While they can certainly own the "name" of the colour, they cannot own the shade.

Only certain automotive paints are owned exclusively. Xirallic glitters for example. But Xirallics are additives and not colours.

A simple acrylic house paint colour is matched by a special camera called a photo-spectrometer. It digitally photographs the colour sample on a few different angles, and the computer tells the paint mixer exactly which tinters and amounts to use to copy the colour sample.
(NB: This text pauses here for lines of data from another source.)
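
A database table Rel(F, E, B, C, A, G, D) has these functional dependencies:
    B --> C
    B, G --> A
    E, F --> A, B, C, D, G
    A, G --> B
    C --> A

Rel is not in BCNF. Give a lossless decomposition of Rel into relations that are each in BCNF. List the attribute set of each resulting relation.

{A, C}; {B, C}; {B, D, E, F, G}

Candidate key of the original relation: {E, F}.
{A, B, C, D, E, F, G}: {B} determines {A, B, C} here but is not a superkey — split on B --> A, C, giving {A, B, C} and {B, D, E, F, G}.
{A, B, C}: {C} determines {A, C} here but is not a superkey — split on C --> A, giving {A, C} and {B, C}.
{A, C} is in BCNF.
{B, C} is in BCNF.
{B, D, E, F, G} is in BCNF.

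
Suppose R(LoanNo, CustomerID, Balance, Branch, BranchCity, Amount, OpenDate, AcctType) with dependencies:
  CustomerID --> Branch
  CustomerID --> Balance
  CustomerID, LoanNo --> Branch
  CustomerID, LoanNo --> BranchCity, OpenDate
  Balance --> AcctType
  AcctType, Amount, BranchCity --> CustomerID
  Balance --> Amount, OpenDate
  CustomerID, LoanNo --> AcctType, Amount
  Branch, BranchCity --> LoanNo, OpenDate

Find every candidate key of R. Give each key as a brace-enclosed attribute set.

{AcctType, Amount, BranchCity}, {Balance, BranchCity}, {BranchCity, CustomerID}, {CustomerID, LoanNo}

Closure of {Balance, BranchCity} is {AcctType, Amount, Balance, Branch, BranchCity, CustomerID, LoanNo, OpenDate}, the whole schema; {Balance, BranchCity} is a candidate key.
Closure of {BranchCity, CustomerID} is {AcctType, Amount, Balance, Branch, BranchCity, CustomerID, LoanNo, OpenDate}, the whole schema; {BranchCity, CustomerID} is a candidate key.
Closure of {CustomerID, LoanNo} is {AcctType, Amount, Balance, Branch, BranchCity, CustomerID, LoanNo, OpenDate}, the whole schema; {CustomerID, LoanNo} is a candidate key.
Closure of {AcctType, Amount, BranchCity} is {AcctType, Amount, Balance, Branch, BranchCity, CustomerID, LoanNo, OpenDate}, the whole schema; {AcctType, Amount, BranchCity} is a candidate key.
These are minimal and exhaustive — every other superkey contains one of them.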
white_elephant, Oct 22, 6:20am
Thanks grangies, now I know, what a very clever machine.

johotech, Oct 22, 6:31am
Depends what you call substantial. The exterior weathertough acrylic is only $20 per 10L less than I pay for Dulux X10. So $60-80 less to paint a house?

happychappy50, Oct 22, 8:02am
PPG is Taubmans,I used it in Oz & can say it is still my preferred paint,interior & exterior,oil & acrylic,Resene is popular here but have found that the different qualities don'nt work for me,like anything whatever floats your boat.Yes,you can mix to other paint colours if that is your preference,most fandecks (paint swatches) have a code which is then mixed with the appropriate tints.

ae64, Oct 24, 6:31am
Yeah but you gotta buy it at Bunnings - Australians selling us American paint.

white_elephant, Aug 22, 1:06pm
Well I've been painting all day, hate painting, but the PPG paint looks great, covers well, and I love the colour. Cheaper than resene, even when resene in on sale.